Getting caught doing so can result in a violation and fine. Businesses are also legally obliged to report such violations.
There is HIPAA-compliant messaging software available that encrypts data for more secure communication, as it fulfills HIPAA requirements and allows sharing information with colleagues efficiently.
One of the most common HIPAA violation examples is when employees access data they are not authorized for.
Even if it happens by accident, this is still a violation and can result in both an information breach and a fine. It is even worse when your own staff sells PHIs for personal gain.
Based on the HIPAA Security Rule, covered entities, as well as their business associates, should limit access to electronic PHI (ePHI) only to authorized individuals.
Setting up an authorization system is one way to ensure employees can only access data that is relevant to their case.
Loss or the theft of company devices
A common HIPAA violation is losing company devices that contain PHI.
In 2017, Lifespan Health System ACE suffered a HIPAA breach and a $1,040,000 HIPAA penalty after the theft of an unencrypted laptop. An employee had left the laptop in their vehicle, which was broken into. The laptop contained more than 20,000 personal details. To make matters worse, the device itself was not password-protected.

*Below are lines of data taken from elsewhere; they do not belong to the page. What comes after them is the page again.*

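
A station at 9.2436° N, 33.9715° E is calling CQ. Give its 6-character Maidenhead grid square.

KJ69xf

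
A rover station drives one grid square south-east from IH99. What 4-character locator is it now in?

JH08

Longitude square 9; +1 → 10, wraps to 0, carry into field.
Longitude field I = 8; +1 → 9 = J.
Latitude square 9; −1 → 8.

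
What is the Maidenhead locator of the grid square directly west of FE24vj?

Longitude subsquare v = 21; −1 → 20 = u.
The latitude characters are unchanged.

FE24uj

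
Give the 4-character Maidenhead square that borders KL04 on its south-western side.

JL93

Longitude square 0; −1 → -1, wraps to 9, carry into field.
Longitude field K = 10; −1 → 9 = J.
Latitude square 4; −1 → 3.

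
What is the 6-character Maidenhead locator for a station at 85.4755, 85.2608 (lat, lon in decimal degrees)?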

Although Lifespan ACE tried to remedy the situation, they could not stop the information from being misused.
While theft cannot be prevented at all times, adding encryption to company devices helps prevent information leaks and safeguards patient data even if the device gets stolen.
Accesing from unsafe location
Many clinicians are used to working after-hours and gain access to PHI from their personal computers. Although this may appear harmless, it can have significant consequences, even if using an unsecured wi-fi connection.
This may lead to data leaks of not only PHI, but also payment information, residency data, etc.
To prevent this, the best practice is to simply have a dedicated computer and use only your personal network connection for any confidential information and only access the device from secure locations.
Issuing breach notifications exceeding 60 days
According to the HIPAA Breach Notification Rule, covered entities are required to issue notifications to relevant parties regarding breaches without unnecessary delay. They should provide notification no later than 60 days after discovering the data breach.
Releasing patient data to an unauthorised person
Without patient consent, healthcare providers may not release PHI for purposes other than the payment for healthcare, treatment, or for healthcare operations. Patients must fill out an authorization form before entities can legally disclose their PHI to a third party.
To prevent unauthorized disclosure, healthcare workers must ensure the proper authorization has been given. An authorization form is valid only if they have been signed by the patient or their representative.
Releasong wrong patient data
Even if a patient has provided an authorization form, healthcare employees need to be careful with the types of data released to third parties. Each authorization form should include what types of data have been authorized by the patient to be released.
Any details that have not been listed under the authorization form should remain confidential and private.